Is not Ephraim my dear son, the child in whom I delight? Though I often speak against him, I still remember him. Therefore my heart yearns for him; I have great compassion for him.’ declares the Lord.” (Jeremiah 31:20)

God’s salvation is remembrance. Israel is like a beloved child to God. He can never forget them. It is His remembrance of them, and their remembrance of Him, which brings restoration. Memory, both God’s and ours, plays a large role in salvation.


Precious Abba, You remembrance of Ephraim brought back sweet memories of days gone by, and tugged at Your heart as it does to us as well. One of the things that we do before worship services begin, and that is for us to sit quietly contemplating all of our remembrances of You to the forefront of our minds, and sets the tone for our worship to be personal and heartfelt, for all of the sweet memories we have with You; it also is a reminder of the blessings we have received from You, and we lift our eyes and voices to You to celebrate our relationship with You, O Lord Jesus. Let our worship then flow out of grateful hearts. This we pray. Amen


Never, ever forget Jesus Christ—-He paid the price for our sins.”


Then in the nations where they have been carried captive, those who escape will remember me—-how I have been grieved by their adulterous hearts, which have turned away from me, and by their eyes, which have lusted after their idols. They will loathe themselves for the evil they have done and for all their detestable practices.” (Ezekiel 6:9)

God’s judgment of His people has a purpose. He intends to present to Himself a purified remnant. The remnant, recognizing God’s grace, repent and call upon the Lord. They know God carries out His threats against a rebellious people. God’s character and His saving actions make us hate our sins, which leads us to repent, to confess our sins to Him and find restoration of our relationship with Him. Turning toward Him is always the right thing to do, beloved.

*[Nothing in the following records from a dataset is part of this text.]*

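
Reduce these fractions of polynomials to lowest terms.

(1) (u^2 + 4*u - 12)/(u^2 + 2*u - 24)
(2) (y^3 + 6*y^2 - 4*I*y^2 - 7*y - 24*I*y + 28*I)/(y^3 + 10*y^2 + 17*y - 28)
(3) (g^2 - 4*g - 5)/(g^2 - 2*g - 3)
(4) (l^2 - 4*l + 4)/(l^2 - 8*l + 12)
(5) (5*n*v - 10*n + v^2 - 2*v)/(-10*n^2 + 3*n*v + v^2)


(1) = (u - 2)/(u - 4)
(2) = (y - 4*I)/(y + 4)
(3) = (g - 5)/(g - 3)
(4) = (l - 2)/(l - 6)
(5) = (v - 2)/(-2*n + v)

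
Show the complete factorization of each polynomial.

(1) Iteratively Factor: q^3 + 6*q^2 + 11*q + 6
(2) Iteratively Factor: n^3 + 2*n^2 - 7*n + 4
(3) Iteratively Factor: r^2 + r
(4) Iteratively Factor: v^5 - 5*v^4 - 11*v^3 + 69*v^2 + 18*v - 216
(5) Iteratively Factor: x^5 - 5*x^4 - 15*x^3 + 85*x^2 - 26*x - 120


(1) = (q + 2)*(q^2 + 4*q + 3) = (q + 2)*(q + 3)*(q + 1)
(2) = (n - 1)*(n^2 + 3*n - 4) = (n - 1)*(n + 4)*(n - 1)
(3) = (r)*(r + 1)
(4) = (v - 4)*(v^4 - v^3 - 15*v^2 + 9*v + 54) = (v - 4)*(v - 3)*(v^3 + 2*v^2 - 9*v - 18) = (v - 4)*(v - 3)^2*(v^2 + 5*v + 6) = (v - 4)*(v - 3)^2*(v + 2)*(v + 3)
(5) = (x + 4)*(x^4 - 9*x^3 + 21*x^2 + x - 30) = (x - 2)*(x + 4)*(x^3 - 7*x^2 + 7*x + 15) = (x - 3)*(x - 2)*(x + 4)*(x^2 - 4*x - 5) = (x - 5)*(x - 3)*(x - 2)*(x + 4)*(x + 1)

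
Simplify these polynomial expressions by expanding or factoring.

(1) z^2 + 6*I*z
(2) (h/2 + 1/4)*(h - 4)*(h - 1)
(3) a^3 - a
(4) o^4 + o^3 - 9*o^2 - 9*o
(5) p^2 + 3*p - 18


(1) = z*(z + 6*I)
(2) = h^3/2 - 9*h^2/4 + 3*h/4 + 1
(3) = a*(a - 1)*(a + 1)
(4) = o*(o - 3)*(o + 1)*(o + 3)
(5) = (p - 3)*(p + 6)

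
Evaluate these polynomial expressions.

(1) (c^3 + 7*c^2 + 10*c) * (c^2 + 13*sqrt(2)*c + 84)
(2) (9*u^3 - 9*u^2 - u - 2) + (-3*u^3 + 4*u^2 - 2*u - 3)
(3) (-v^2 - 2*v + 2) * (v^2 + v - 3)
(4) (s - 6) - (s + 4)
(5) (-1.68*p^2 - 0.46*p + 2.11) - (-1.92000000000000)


(1) = c^5 + 7*c^4 + 13*sqrt(2)*c^4 + 94*c^3 + 91*sqrt(2)*c^3 + 130*sqrt(2)*c^2 + 588*c^2 + 840*c
(2) = 6*u^3 - 5*u^2 - 3*u - 5
(3) = -v^4 - 3*v^3 + 3*v^2 + 8*v - 6
(4) = -10
(5) = -1.68*p^2 - 0.46*p + 4.03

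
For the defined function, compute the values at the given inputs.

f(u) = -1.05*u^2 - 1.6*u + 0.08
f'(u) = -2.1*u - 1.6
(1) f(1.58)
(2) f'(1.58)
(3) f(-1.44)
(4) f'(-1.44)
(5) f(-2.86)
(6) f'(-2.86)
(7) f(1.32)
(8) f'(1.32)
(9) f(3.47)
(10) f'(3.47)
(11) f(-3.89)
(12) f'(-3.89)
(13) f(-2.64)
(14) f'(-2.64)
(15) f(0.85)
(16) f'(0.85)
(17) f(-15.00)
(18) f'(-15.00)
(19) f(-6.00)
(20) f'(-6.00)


(1) = -5.07
(2) = -4.92
(3) = 0.21
(4) = 1.42
(5) = -3.93
(6) = 4.41
(7) = -3.86
(8) = -4.37
(9) = -18.11
(10) = -8.89
(11) = -9.58
(12) = 6.57
(13) = -3.01
(14) = 3.94
(15) = -2.04
(16) = -3.38
(17) = -212.17
(18) = 29.90
(19) = -28.12
(20) = 11.00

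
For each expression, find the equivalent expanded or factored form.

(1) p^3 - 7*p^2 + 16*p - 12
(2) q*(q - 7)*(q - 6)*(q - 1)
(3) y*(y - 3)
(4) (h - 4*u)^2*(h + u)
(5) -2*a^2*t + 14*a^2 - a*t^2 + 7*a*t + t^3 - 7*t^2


(1) = (p - 3)*(p - 2)^2
(2) = q^4 - 14*q^3 + 55*q^2 - 42*q
(3) = y^2 - 3*y
(4) = h^3 - 7*h^2*u + 8*h*u^2 + 16*u^3
(5) = (-2*a + t)*(a + t)*(t - 7)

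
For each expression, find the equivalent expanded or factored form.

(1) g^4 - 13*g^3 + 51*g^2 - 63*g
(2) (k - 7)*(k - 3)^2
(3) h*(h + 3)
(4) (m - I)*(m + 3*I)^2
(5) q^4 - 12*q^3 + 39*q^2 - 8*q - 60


(1) = g*(g - 7)*(g - 3)^2
(2) = k^3 - 13*k^2 + 51*k - 63
(3) = h^2 + 3*h
(4) = m^3 + 5*I*m^2 - 3*m + 9*I
(5) = (q - 6)*(q - 5)*(q - 2)*(q + 1)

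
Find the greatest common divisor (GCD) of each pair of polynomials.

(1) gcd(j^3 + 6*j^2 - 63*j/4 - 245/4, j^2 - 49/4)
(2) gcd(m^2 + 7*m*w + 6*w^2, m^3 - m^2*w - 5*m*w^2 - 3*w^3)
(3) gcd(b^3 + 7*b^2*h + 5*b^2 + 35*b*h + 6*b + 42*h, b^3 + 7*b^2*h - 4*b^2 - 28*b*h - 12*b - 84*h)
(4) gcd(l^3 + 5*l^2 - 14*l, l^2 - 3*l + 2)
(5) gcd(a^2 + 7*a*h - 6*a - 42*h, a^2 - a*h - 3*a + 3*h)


(1) = gcd((j - 7/2)*(j + 5/2)*(j + 7), (j - 7/2)*(j + 7/2)) = j - 7/2
(2) = m + w
(3) = gcd((b + 2)*(b + 3)*(b + 7*h), (b - 6)*(b + 2)*(b + 7*h)) = b^2 + 7*b*h + 2*b + 14*h
(4) = gcd(l*(l - 2)*(l + 7), (l - 2)*(l - 1)) = l - 2
(5) = 1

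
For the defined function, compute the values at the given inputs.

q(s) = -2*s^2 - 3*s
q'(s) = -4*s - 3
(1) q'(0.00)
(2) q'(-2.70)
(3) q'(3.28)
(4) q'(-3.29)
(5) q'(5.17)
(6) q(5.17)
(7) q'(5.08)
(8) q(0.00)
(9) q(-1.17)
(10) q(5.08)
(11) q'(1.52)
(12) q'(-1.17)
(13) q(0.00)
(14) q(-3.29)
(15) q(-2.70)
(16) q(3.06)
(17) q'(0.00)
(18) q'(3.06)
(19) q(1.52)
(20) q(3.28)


(1) = -3.00
(2) = 7.80
(3) = -16.12
(4) = 10.16
(5) = -23.68
(6) = -68.97
(7) = -23.32
(8) = 0.00
(9) = 0.77
(10) = -66.85
(11) = -9.08
(12) = 1.68
(13) = 0.00
(14) = -11.78
(15) = -6.48
(16) = -27.91
(17) = -3.00
(18) = -15.24
(19) = -9.18
(20) = -31.36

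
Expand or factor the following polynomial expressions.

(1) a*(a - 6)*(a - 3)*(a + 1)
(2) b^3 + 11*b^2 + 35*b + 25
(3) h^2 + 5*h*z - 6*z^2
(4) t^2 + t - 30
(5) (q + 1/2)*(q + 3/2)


(1) = a^4 - 8*a^3 + 9*a^2 + 18*a
(2) = (b + 1)*(b + 5)^2
(3) = (h - z)*(h + 6*z)
(4) = (t - 5)*(t + 6)
(5) = q^2 + 2*q + 3/4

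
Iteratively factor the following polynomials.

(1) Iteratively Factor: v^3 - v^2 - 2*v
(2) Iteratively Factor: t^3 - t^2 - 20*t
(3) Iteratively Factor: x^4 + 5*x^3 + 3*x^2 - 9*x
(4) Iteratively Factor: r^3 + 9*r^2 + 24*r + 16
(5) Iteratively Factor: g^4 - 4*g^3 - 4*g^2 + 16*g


(1) = (v - 2)*(v^2 + v) = v*(v - 2)*(v + 1)
(2) = (t)*(t^2 - t - 20) = t*(t + 4)*(t - 5)
(3) = (x)*(x^3 + 5*x^2 + 3*x - 9) = x*(x - 1)*(x^2 + 6*x + 9) = x*(x - 1)*(x + 3)*(x + 3)
(4) = (r + 4)*(r^2 + 5*r + 4) = (r + 1)*(r + 4)*(r + 4)
(5) = (g)*(g^3 - 4*g^2 - 4*g + 16) = g*(g - 4)*(g^2 - 4) = g*(g - 4)*(g + 2)*(g - 2)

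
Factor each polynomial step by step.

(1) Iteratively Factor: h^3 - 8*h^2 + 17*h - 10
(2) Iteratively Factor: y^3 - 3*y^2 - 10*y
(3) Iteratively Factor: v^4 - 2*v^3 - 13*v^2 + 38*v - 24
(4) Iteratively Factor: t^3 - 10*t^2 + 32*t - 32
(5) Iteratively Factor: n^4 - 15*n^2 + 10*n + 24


(1) = (h - 1)*(h^2 - 7*h + 10) = (h - 2)*(h - 1)*(h - 5)
(2) = (y + 2)*(y^2 - 5*y) = (y - 5)*(y + 2)*(y)
(3) = (v - 2)*(v^3 - 13*v + 12) = (v - 2)*(v + 4)*(v^2 - 4*v + 3) = (v - 2)*(v - 1)*(v + 4)*(v - 3)
(4) = (t - 4)*(t^2 - 6*t + 8) = (t - 4)*(t - 2)*(t - 4)
(5) = (n - 3)*(n^3 + 3*n^2 - 6*n - 8) = (n - 3)*(n + 4)*(n^2 - n - 2) = (n - 3)*(n + 1)*(n + 4)*(n - 2)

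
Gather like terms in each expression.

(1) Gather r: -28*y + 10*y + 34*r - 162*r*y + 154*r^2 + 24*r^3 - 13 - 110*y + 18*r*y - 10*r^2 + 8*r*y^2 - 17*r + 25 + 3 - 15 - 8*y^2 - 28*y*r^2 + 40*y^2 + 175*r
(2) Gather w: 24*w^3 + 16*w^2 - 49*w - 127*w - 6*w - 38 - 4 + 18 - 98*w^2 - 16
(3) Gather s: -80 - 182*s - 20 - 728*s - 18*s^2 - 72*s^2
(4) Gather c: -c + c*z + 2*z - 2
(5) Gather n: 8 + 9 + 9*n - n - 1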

Though I scatter them among the peoples, yet in distant lands they will remember me. They and their children will survive, and they will return.” (Zechariah 10:9)

Beloved, The prophet declared the end of Israel’s dispersion among the nations. God’s care and presence would reunite and strengthen them. As in the Exodus. God will reveal His salvation in historical events. Even far from home and from the center of religious activities, memories and tradtions taught by family lead us to remember and worship God.


For I received from the Lord what I also passed on to you: The Lord Jesus, on the night he was betrayed, took bread, and when he had given thanks, he broke it and said, ‘This is my body, which is for you; do this in remembrance of me. In the same way, after supper he took the cup, saying, ‘This cup is the new covenant in my blood; do this, whenever you drink it, in remembrance of me.’ For whenever you eat this bread and drink this cup, you proclaim the Lord’s death until he come.” (1st Corinthians 11:23-26)

Paul explained the mystery and content of the Lord’s Supper. He received its interpretation from Jesus Himself. Such a personal revelation is unique to an apostle who did not know Christ prior to His crucifixion. A vision or dream is mot likely the means of such revelation, although Paul may have learned the meaning from other apostles or through the oral teaching of the church. How Paul received revelation is not important. Christ as the source of revelation is. The reference o Jesus’ second coming is a pervasive, underlying assumption of many New Testament passages. Even the backward looking memorialization of the death of Jesus by the Lord’s Supper carries a promise of His future return. Suffice it to say, the Lord’s Supper is one of the most meaningful and heartwarming ways of remembering Christ and our relationship with Him.